What really convinces me that none of this is real is the physical description (and in the case of Roswell, the pictures) of the aliens themselves. In his book Abduction: Human Encounters with Aliens, John E. Mack (Professor of Psychiatry at Harvard Medical School), notes the common features attributed to aliens by abductees. They are humanoid, three to four feet tall, they have thin torsos, spindly legs, oval heads with big eyes, four digits, small nostrils and thin mouths. Worker aliens are smaller and move robotically, boss aliens are taller and have wrinkles. In the Roswell tapes the (doubtless latex) aliens are small, humanoid, with... need I go on?

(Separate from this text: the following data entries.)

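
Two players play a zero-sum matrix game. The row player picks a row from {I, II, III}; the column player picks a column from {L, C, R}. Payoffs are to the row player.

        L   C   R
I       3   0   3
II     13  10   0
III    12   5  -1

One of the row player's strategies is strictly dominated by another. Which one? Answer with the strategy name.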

Now this is passing strange. In an infinity of worlds and galaxies, with life evolving in any one of millions of different ways and in utterly different physical circumstances, how can it be that aliens all turn out looking like bald Michael Jacksons?

It gets even odder when you consider how accidental it is that we look like we do. But for a succession of great extinctions, caused by climatic change or meteor impacts, completely outlandish looking organisms might have inherited the Earth. At the end of the Permian period, 245 million years ago, vast numbers of species disappeared, including animals that resemble nothing currently on this planet. The survival of those organisms from which we evolved was entirely a matter of chance - a slightly different throw of the dice and all would have changed.

A smaller meteor or a bigger volcano and we might perhaps have emerged looking something like Wiwaxia, an animal of the early Cambrian period. In that case, our idea of physical perfection would have been to resemble a round and overfilled custard tart with eight almond slices sticking out of it. We would get around by emitting a cloud of flatulence from one of our eight anuses. And while speech would have been difficult, our smells might have been fabulously expressive.

What clinches this case, however, is the fact that the aliens not only resemble us so closely, but that they share our faults.

When, some years ago, a New Scientist competition invited readers to redesign the human body, first prize went to the engineer who invented a new knee - the existing one was deemed to be inefficient and prone to breakdown - a poor carry-over from our crawling days. Yet sure enough, the Roswell aliens - and all the others of course- have the same joints as we do.

You can just imagine how disappointed they were when they first started abducting us. "I am sorry, oh exalted Thrunk," apologises Dr Plish. "A zillion light years, and they've got crappy knees too." Impossible.